4: Twitter Poetry

For my genre profile project, I decided to focus on the contemporary craze of Twitter poetry. Twitter poetry is a subgenre of digital poetry (much like what Molly Aiudi talks about in her post about hypertext poetry) as well as a subgenre of a rising form of writing known as Twitterature. Twitter poetry focuses on the brevity of the moment due to being restricted to a character limit and, by being published on social media, is able to be embraced by a larger audience.

The most interesting thing that I found so far in regards to Twitter poetry is the character limit; whether the posts were from when Twitter had a 140-character limit or if they are currently being written with the 280-character limit in mind, each of the poems (and poetry accounts) that I’ve looked at use the limit to their advantage. Being forced to write under a constraint like this forces the poet to remove common, filler language.

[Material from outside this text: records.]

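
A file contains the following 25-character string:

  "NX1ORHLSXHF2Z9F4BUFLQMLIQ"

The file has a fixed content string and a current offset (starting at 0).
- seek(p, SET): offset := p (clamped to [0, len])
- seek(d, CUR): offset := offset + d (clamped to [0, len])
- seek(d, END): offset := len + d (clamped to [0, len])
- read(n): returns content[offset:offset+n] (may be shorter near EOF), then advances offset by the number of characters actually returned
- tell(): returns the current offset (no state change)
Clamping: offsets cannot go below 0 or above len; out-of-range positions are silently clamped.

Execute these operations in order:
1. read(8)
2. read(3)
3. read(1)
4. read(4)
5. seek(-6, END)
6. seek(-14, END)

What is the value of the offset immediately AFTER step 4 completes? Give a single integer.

After 1 (read(8)): returned 'NX1ORHLS', offset=8
After 2 (read(3)): returned 'XHF', offset=11
After 3 (read(1)): returned '2', offset=12
After 4 (read(4)): returned 'Z9F4', offset=16

Answer: 16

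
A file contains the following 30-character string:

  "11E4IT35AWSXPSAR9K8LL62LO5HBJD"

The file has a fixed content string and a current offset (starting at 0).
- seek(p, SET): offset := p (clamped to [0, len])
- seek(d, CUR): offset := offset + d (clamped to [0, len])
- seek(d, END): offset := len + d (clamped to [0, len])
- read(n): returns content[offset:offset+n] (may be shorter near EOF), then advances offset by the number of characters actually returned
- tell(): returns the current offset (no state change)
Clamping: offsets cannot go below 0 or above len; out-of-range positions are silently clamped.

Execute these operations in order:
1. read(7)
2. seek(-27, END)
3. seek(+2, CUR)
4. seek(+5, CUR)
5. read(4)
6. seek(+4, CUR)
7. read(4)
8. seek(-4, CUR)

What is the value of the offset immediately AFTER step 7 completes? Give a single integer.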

Another thing that I found interesting in regard to the form of Twitter poetry is the ‘audience’. In Among the Audience, Andrea Lunsford and Lisa Ede mention that even before social media sites like Twitter “scholars in the field of rhetoric and writing argues that the term ‘audience’ may have outlived its usefulness” (5). Later on in the article, however, they mention how that’s actually quite the opposite and that the term audience is actually shifting. Some users of Twitter have actually decided that the platform is the perfect place to flex their creative muscles and that there are numerous contests from literary magazines and publishers (27-28).

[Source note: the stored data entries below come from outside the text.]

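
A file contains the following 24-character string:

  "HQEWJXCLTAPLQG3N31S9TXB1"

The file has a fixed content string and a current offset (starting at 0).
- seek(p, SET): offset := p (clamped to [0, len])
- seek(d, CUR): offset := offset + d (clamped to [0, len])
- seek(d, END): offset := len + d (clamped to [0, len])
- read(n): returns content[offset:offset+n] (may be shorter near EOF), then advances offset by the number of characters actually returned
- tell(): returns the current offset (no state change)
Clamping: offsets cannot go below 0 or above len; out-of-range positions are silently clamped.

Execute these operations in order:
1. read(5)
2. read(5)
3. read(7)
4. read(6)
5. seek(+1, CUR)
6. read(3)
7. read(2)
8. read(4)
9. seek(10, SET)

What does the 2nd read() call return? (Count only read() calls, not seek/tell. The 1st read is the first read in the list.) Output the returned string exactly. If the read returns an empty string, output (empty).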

As for challenges with this genre, there’s only been one I’ve noticed. Since Twitter poetry is a rather new form of poetry, there are not many sources dedicated to content and formal characteristics. It’s a very freeform genre that’s content is dictated by the account posting it (there are accounts that post for literary journals, famous poets like @EE_Cummings, and users that post their own, original work). As for the formal characteristics, the only one I could find is the character limit mentioned above. Twitter poets, however, do borrow from other forms, writing in haikus and sonnets as well.

I’m currently a part of an independent writing group with Dr. Karla Kelsey focused on further developing our use of language and composition of poetry in order to write towards an end goal (either having poems to send out to literary magazines or to submit to graduate programs). In previous poetry classes, we’ve looked at the formal characteristics and content of traditional  forms (like the sonnet and haiku). After doing this genre profile, however, it would be an interesting writing exercise to write a poem under the 280-character limit and see how it affects my word choice and language.

Word Count: 465

Works Cited

Lunsford, Andrea A., Ede, Lisa. “Among the Audience”: On Audience in an Age of New Literacies. n.d.